From CTI Daily Brief — 2026-06-18 · published 2026-06-18

A dataset branded "FortiBleed" surfaced on 2026-06-17 containing 73,932 unique FortiGate management URLs — roughly 75,000 devices across 194 countries and 21,632 domains — paired with valid VPN and administrative credentials (BleepingComputer, 2026-06-17). Fortinet's position is that this is not a new vulnerability: the corpus is a reshare of data from previous incidents combined with large-scale brute-forcing, and the credentials were validated as working. Per BleepingComputer, a Russian-speaking actor is performing systematic credential validation, offline password cracking and onward lateral movement into Active Directory at fully-compromised organisations in several countries (BleepingComputer, 2026-06-17); Arctic Wolf is separately tracking the FortiBleed campaign's reach across 194 countries (Arctic Wolf, 2026-06-17). The technique class is valid-account abuse (T1078) following credential access, not exploitation of a fresh CVE.

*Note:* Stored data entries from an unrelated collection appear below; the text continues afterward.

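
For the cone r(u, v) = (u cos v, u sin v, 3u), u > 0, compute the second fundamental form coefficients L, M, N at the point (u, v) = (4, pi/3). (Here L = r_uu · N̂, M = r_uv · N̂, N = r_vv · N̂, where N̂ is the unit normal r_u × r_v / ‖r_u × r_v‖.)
L = 0;  M = 0;  N = 6*sqrt(10)/5

Compute the unit normal N̂(u, v) = (-3*sqrt(10)*u*cos(v)/(10*Abs(u)), -3*sqrt(10)*u*sin(v)/(10*Abs(u)), sqrt(10)*u/(10*Abs(u))), and the second partials r_uu, r_uv, r_vv. Take dot products:
  L(u, v) = r_uu · N̂ = 0,
  M(u, v) = r_uv · N̂ = 0,
  N(u, v) = r_vv · N̂ = 3*sqrt(10)*u^2/(10*Abs(u)).
Evaluating at (u, v) = (4, pi/3):
  L = 0, M = 0, N = 6*sqrt(10)/5.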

Why it matters to us: FortiGate is ubiquitous on Swiss and EU public-sector perimeters. Treat any internet-exposed FortiGate's local admin and VPN credentials as potentially in the corpus regardless of patch level — patching does not rotate an already-leaked credential. Force admin and VPN password resets, enforce MFA on all administrative and VPN logins, restrict the management interface off the WAN, and review FortiGate admin-login audit events and downstream domain-controller authentication (Windows EID 4624/4768) for logins from unexpected source addresses.